O Presidente da República, Cavaco Silva, sublinhou hoje a importância da aprovação do programa de auxílio financeiro a Portugal pelos ministros das Finanças da União Europeia e realçou que a execução do acordo “será muito exigente”.

Numa mensagem publicada hoje de manhã na sua página na rede social Facebook, Cavaco Silva sublinhou que a decisão de segunda-feira dos ministros das Finanças da UE “foi muito importante" para Portugal e também para a União.

“Portugal tem agora a responsabilidade de honrar os compromissos assumidos e encontrar um espaço para a justiça social e o desenvolvimento económico”, refere o chefe de Estado.

O Presidente da República realça ainda que “a execução do acordo de assistência financeira será muito exigente e irá pôr à prova a capacidade dos agentes políticos”.

“Confio na determinação dos portugueses para enfrentar este desafio.

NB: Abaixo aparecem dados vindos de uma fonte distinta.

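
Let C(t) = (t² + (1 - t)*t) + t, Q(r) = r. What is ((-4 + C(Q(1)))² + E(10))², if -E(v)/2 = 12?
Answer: 400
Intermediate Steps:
E(v) = -24 (E(v) = -2*12 = -24)
C(t) = t + t² + t*(1 - t) (C(t) = (t² + t*(1 - t)) + t = t + t² + t*(1 - t))
((-4 + C(Q(1)))² + E(10))² = ((-4 + 2*1)² - 24)² = ((-4 + 2)² - 24)² = ((-2)² - 24)² = (4 - 24)² = (-20)² = 400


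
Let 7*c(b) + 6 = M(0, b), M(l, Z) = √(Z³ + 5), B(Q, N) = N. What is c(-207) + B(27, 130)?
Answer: 904/7 + I*√8869738/7 ≈ 129.14 + 425.46*I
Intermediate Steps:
M(l, Z) = √(5 + Z³)
c(b) = -6/7 + √(5 + b³)/7
c(-207) + B(27, 130) = (-6/7 + √(5 + (-207)³)/7) + 130 = (-6/7 + √(5 - 8869743)/7) + 130 = (-6/7 + √(-8869738)/7) + 130 = (-6/7 + (I*√8869738)/7) + 130 = (-6/7 + I*√8869738/7) + 130 = 904/7 + I*√8869738/7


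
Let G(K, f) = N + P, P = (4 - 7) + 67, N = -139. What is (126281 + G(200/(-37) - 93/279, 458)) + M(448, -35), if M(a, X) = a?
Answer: 126654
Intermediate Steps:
P = 64 (P = -3 + 67 = 64)
G(K, f) = -75 (G(K, f) = -139 + 64 = -75)
(126281 + G(200/(-37) - 93/279, 458)) + M(448, -35) = (126281 - 75) + 448 = 126206 + 448 = 126654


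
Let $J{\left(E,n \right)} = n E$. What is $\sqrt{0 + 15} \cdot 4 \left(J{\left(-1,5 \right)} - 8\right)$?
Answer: $- 52 \sqrt{15} \approx -201.4$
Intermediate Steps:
$J{\left(E,n \right)} = E n$
$\sqrt{0 + 15} \cdot 4 \left(J{\left(-1,5 \right)} - 8\right) = \sqrt{0 + 15} \cdot 4 \left(\left(-1\right) 5 - 8\right) = \sqrt{15} \cdot 4 \left(-5 - 8\right) = \sqrt{15} \cdot 4 \left(-13\right) = \sqrt{15} \left(-52\right) = - 52 \sqrt{15}$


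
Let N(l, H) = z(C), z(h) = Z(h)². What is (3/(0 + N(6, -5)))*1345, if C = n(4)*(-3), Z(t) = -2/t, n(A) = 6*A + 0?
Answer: 5229360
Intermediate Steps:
n(A) = 6*A
C = -72 (C = (6*4)*(-3) = 24*(-3) = -72)
z(h) = 4/h² (z(h) = (-2/h)² = 4/h²)
N(l, H) = 1/1296 (N(l, H) = 4/(-72)² = 4*(1/5184) = 1/1296)
(3/(0 + N(6, -5)))*1345 = (3/(0 + 1/1296))*1345 = (3/(1/1296))*1345 = (3*1296)*1345 = 3888*1345 = 5229360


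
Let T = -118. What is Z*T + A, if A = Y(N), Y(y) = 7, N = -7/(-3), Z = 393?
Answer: -46367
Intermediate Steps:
N = 7/3 (N = -7*(-1/3) = 7/3 ≈ 2.3333)
A = 7
Z*T + A = 393*(-118) + 7 = -46374 + 7 = -46367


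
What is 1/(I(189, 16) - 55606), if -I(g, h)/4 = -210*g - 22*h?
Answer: 1/104562 ≈ 9.5637e-6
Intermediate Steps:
I(g, h) = 88*h + 840*g (I(g, h) = -4*(-210*g - 22*h) = 88*h + 840*g)
1/(I(189, 16) - 55606) = 1/((88*16 + 840*189) - 55606) = 1/((1408 + 158760) - 55606) = 1/(160168 - 55606) = 1/104562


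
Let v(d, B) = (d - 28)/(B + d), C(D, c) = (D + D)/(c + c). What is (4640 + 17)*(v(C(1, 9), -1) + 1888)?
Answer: 71508235/8 ≈ 8.9385e+6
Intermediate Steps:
C(D, c) = D/c (C(D, c) = (2*D)/((2*c)) = (2*D)*(1/(2*c)) = D/c)
v(d, B) = (-28 + d)/(B + d)
(4640 + 17)*(v(C(1, 9), -1) + 1888) = (4640 + 17)*((-28 + 1/9)/(-1 + 1/9) + 1888) = 4657*((-28 + 1*(1/9))/(-1 + 1*(1/9)) + 1888) = 4657*((-28 + 1/9)/(-1 + 1/9) + 1888) = 4657*(-251/9/(-8/9) + 1888) = 4657*(-9/8*(-251/9) + 1888) = 4657*(251/8 + 1888) = 4657*(15355/8) = 71508235/8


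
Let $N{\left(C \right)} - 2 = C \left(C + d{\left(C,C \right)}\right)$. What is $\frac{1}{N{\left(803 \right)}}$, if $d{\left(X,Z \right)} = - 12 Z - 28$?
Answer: $- \frac{1}{7115381} \approx -1.4054 \cdot 10^{-7}$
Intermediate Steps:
$d{\left(X,Z \right)} = -28 - 12 Z$
$N{\left(C \right)} = 2 + C \left(-28 - 11 C\right)$ ($N{\left(C \right)} = 2 + C \left(C - \left(28 + 12 C\right)\right) = 2 + C \left(-28 - 11 C\right)$)
$\frac{1}{N{\left(803 \right)}} = \frac{1}{2 - 22484 - 11 \cdot 803^{2}} = \frac{1}{2 - 22484 - 7092899} = \frac{1}{-7115381} = - \frac{1}{7115381}$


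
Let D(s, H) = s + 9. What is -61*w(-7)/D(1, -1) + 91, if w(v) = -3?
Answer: 1093/10 ≈ 109.30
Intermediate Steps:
D(s, H) = 9 + s
-61*w(-7)/D(1, -1) + 91 = -(-183)/(9 + 1) + 91 = -(-183)/10 + 91 = -61*(-3/10) + 91 = 183/10 + 91 = 1093/10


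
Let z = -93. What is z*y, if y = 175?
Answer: -16275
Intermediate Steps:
z*y = -93*175 = -16275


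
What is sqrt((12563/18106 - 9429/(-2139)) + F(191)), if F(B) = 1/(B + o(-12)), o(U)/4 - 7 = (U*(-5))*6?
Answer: sqrt(2340496690965268993542)/21416989902 ≈ 2.2589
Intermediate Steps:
o(U) = 28 - 120*U (o(U) = 28 + 4*((U*(-5))*6) = 28 + 4*(-5*U*6) = 28 + 4*(-30*U) = 28 - 120*U)
F(B) = 1/(1468 + B) (F(B) = 1/(B + (28 - 120*(-12))) = 1/(B + (28 + 1440)) = 1/(B + 1468) = 1/(1468 + B))
sqrt((12563/18106 - 9429/(-2139)) + F(191)) = sqrt((12563/18106 - 9429/(-2139)) + 1/(1468 + 191)) = sqrt((12563*(1/18106) - 9429*(-1/2139)) + 1/1659) = sqrt((12563/18106 + 3143/713) + 1/1659) = sqrt(65864577/12909578 + 1/1659) = sqrt(109282242821/21416989902) = sqrt(2340496690965268993542)/21416989902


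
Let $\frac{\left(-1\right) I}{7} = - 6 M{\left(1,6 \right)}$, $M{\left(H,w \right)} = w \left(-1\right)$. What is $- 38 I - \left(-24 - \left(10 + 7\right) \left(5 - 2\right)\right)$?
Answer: $9651$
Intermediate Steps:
$M{\left(H,w \right)} = - w$
$I = -252$ ($I = - 7 \left(- 6 \left(\left(-1\right) 6\right)\right) = - 7 \left(\left(-6\right) \left(-6\right)\right) = \left(-7\right) 36 = -252$)
$- 38 I - \left(-24 - \left(10 + 7\right) \left(5 - 2\right)\right) = \left(-38\right) \left(-252\right) - \left(-24 - \left(10 + 7\right) \left(5 - 2\right)\right) = 9576 + \left(17 \cdot 3 + 24\right) = 9576 + \left(51 + 24\right) = 9576 + 75 = 9651$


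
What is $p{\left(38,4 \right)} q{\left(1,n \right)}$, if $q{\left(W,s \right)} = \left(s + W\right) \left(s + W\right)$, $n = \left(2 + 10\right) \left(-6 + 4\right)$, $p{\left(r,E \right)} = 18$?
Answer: $9522$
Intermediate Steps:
$n = -24$ ($n = 12 \left(-2\right) = -24$)
$q{\left(W,s \right)} = \left(W + s\right)^{2}$ ($q{\left(W,s \right)} = \left(W + s\right) \left(W + s\right) = \left(W + s\right)^{2}$)
$p{\left(38,4 \right)} q{\left(1,n \right)} = 18 \left(1 - 24\right)^{2} = 18 \left(-23\right)^{2} = 18 \cdot 529 = 9522$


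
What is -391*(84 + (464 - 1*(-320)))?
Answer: -339388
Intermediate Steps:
-391*(84 + (464 - 1*(-320))) = -391*(84 + (464 + 320)) = -391*(84 + 784) = -391*868 = -339388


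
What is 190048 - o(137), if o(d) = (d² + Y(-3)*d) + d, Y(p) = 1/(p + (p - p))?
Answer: 513563/3 ≈ 1.7119e+5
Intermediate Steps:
Y(p) = 1/p (Y(p) = 1/(p + 0) = 1/p)
o(d) = d² + 2*d/3 (o(d) = (d² + d/(-3)) + d = (d² - d/3) + d = d² + 2*d/3)
190048 - o(137) = 190048 - 137*(2 + 3*137)/3 = 190048 - 137*(2 + 411)/3 = 190048 - 137*413/3 = 190048 - 1*56581/3 = 190048 - 56581/3 = 513563/3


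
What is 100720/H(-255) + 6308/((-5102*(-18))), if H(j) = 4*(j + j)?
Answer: -19243445/390303 ≈ -49.304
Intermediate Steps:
H(j) = 8*j (H(j) = 4*(2*j) = 8*j)
100720/H(-255) + 6308/((-5102*(-18))) = 100720/((8*(-255))) + 6308/((-5102*(-18))) = 100720/(-2040) + 6308/91836 = 100720*(-1/2040) + 6308*(1/91836) = -2518/51 + 1577/22959 = -19243445/390303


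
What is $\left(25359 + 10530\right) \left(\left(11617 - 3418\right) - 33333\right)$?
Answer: $-902034126$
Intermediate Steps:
$\left(25359 + 10530\right) \left(\left(11617 - 3418\right) - 33333\right) = 35889 \left(8199 - 33333\right) = 35889 \left(-25134\right) = -902034126$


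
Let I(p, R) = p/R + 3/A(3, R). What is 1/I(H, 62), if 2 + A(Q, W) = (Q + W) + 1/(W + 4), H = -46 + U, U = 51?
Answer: 257858/33071 ≈ 7.7971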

Como sempre demonstrámos ao longo da nossa História, vamos ser capazes de vencer esta etapa difícil da nossa vida coletiva”, sublinhou.

Os ministros das Finanças da Zona Euro e da União Europeia aprovaram na segunda-feira o pedido de assistência financeira a Portugal.

A ajuda será repartida em partes iguais de 26 mil milhões de euros pelo Fundo Europeu de Estabilização Financeira (FEEF), Mecanismo Europeu de Estabilização Financeira (MEEF) e Fundo Monetário Internacional (FMI), o que dá um total de 78 mil milhões.

Para receber a assistência financeira, Portugal comprometeu-se a realizar um programa de três anos, junho de 2011 até meados de 2014, que inclui reformas estruturais para assegurar um aumento do potencial de crescimento da economia, a criação de empregos e a melhoria da competitividade.

O programa inclui ainda uma estratégia de consolidação dos desequilíbrios das finanças públicas, que prevê a redução do défice orçamental para 3,0 por cento do PIB até 2013, e um regime de apoio ao sistema bancário até 12 mil milhões de euros.